Top Ten Lame Puns Involving TheTopTens Usernames

You can groan, it's okay.
If you're going to post, please don't do this.
Ex. MoldySock
She found something under her chair. It was a moldy sock.
The Top Ten
1 Do you know why Michael Jackson is number one on "Best Pop Artists?" Because he's a Top Ten Jackson

This doesn't even make sense! I was laughing so hard! This list is so useless but I love it so much!

I like this one, though. The rest are truly bad.

This one's actually a great one

This is actually a good one.

2 The creator of "Top Ten Worst ways to introduce yourself to a stranger" once took a spelling test. He got three incorrects and seven corrects. Who knew?

Correctswhoknew = Kiteretsunu.
That's smart. But I didn't take a spelling test in that list. Did I?

3 One day a mother walked down the street and told someone his shoelace was untied. It was a classic "Ma Tricks Guy".
4 A sheriff named Ronald once had to chase robbers who robbed a bank. When offered a horse to chase them, said Posse Ron "I'll Walk."

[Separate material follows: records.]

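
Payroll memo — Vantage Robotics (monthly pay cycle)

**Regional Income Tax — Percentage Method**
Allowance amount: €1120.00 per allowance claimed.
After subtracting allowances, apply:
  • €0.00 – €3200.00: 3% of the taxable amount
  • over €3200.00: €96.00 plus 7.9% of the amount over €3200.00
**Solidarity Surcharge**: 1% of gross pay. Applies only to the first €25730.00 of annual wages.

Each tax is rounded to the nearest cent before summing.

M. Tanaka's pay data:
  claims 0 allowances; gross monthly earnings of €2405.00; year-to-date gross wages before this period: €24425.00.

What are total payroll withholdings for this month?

Regional Income Tax: taxable = €2405.00
  3% × €2405.00 = €72.15
Solidarity Surcharge: cap €25730.00 − YTD €24425.00 = €1305.00 subject; 1% × €1305.00 = €13.05
Total: €72.15 + €13.05 = €85.20

€85.20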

This pun is worse than all the lists in my Dreadful Puns series put together.

It means PositronWildhawk *cough* What it does mean?

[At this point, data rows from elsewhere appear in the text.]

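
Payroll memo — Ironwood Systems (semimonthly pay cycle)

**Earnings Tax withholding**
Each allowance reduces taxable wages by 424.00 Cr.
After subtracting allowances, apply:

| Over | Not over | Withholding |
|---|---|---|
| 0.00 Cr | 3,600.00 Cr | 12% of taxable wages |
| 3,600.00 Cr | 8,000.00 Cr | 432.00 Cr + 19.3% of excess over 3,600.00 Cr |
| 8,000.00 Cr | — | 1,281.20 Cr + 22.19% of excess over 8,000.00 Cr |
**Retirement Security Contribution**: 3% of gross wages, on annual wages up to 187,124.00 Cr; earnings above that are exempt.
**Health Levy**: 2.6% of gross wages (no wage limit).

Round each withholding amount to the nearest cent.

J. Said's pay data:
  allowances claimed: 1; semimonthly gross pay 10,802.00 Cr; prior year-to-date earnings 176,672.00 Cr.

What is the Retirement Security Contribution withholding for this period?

Retirement Security Contribution: cap 187,124.00 Cr − YTD 176,672.00 Cr = 10,452.00 Cr subject; 3% × 10,452.00 Cr = 313.56 Cr

313.56 Cr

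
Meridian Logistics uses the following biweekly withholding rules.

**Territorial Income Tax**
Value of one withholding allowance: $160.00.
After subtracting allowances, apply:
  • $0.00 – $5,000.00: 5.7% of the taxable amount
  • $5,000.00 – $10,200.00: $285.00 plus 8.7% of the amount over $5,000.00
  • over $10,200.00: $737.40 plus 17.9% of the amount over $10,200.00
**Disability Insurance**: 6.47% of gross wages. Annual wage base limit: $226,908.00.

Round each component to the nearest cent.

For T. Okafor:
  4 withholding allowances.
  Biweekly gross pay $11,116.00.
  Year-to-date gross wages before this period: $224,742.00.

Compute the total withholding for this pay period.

Territorial Income Tax: taxable = $11,116.00 − 4×$160.00 = $10,476.00
  $737.40 + 17.9% × ($10,476.00 − $10,200.00) = $737.40 + 17.9% × $276.00 = $786.80
Disability Insurance: cap $226,908.00 − YTD $224,742.00 = $2,166.00 subject; 6.47% × $2,166.00 = $140.14
Total: $786.80 + $140.14 = $926.94

$926.94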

*Slowly bangs head against wall* Make it stop.

5 Subway just released their new Potato Sarragenia Melt. It was a Sub Hash sa...who?
6 Some guy got sent to a turn-key asylum. Apparently he was nude in court.
7 Scientists are investigating a fog over several identical islands. They are a haze area set.
8 When I did my messaging job, I got to pat Rick Starr.

Best pun ever!

9 The creator of the underrated bands list creates his lists in an unusual way. He makes them in an underwater construction site, or a caisson.

Haha thanks for placing me on the list! Haha the pun is... peculiar. Haha but thanks!

This pun is so unfunny, it made me laugh.

10 A person was found to be a killer. He was a serial guy.
The Contenders
11 Why did that guy buy a paramedics car? Cause' ambulances are the best.
12 The creator of "worst things to run into" makes fabric out of Toronto baseball caps. He turns caps into a jay cloth.
13 I found an animal with no legs. I got to carry the snail to the bin.
14 I'm in the City Guru
15 A baby girl was born, only the length of your arm. She was a cubrit girl.
16 I'll have to turn into a turkey as I learn more about birds

Gobble gobble.

17 In an anarchy full of danger, someone started a government. You can say they're starting a REVOLution!
18 Psy, we ran out of writing lists! (Cyri)

I'm really still going.

19 I've heard of this late great artist, there's a movie about her called Art Star Amy, she died in 333, she will be missed.
20 Shadow Runs 1 million % slow. He's slower than sonic.
21 There's a German rapper called Kay One. But Martin raps nine times better, that makes Martin Kay Nine.
22 Hundreds of years ago, pirates buried a chest. In it, there are expensive and unique objects made of pure gold. One could say this is a true... Metal Treasure.
23 A: Did you hear Audrey Tautou wants to marry a certain Jack? B: Yes, and me and my three brothers are huge fans of him. We want to get a poster each. A: So you want posters of Jack Tautou for four?
24 We went to a haunted house. We could hear the resonating screams from all sides.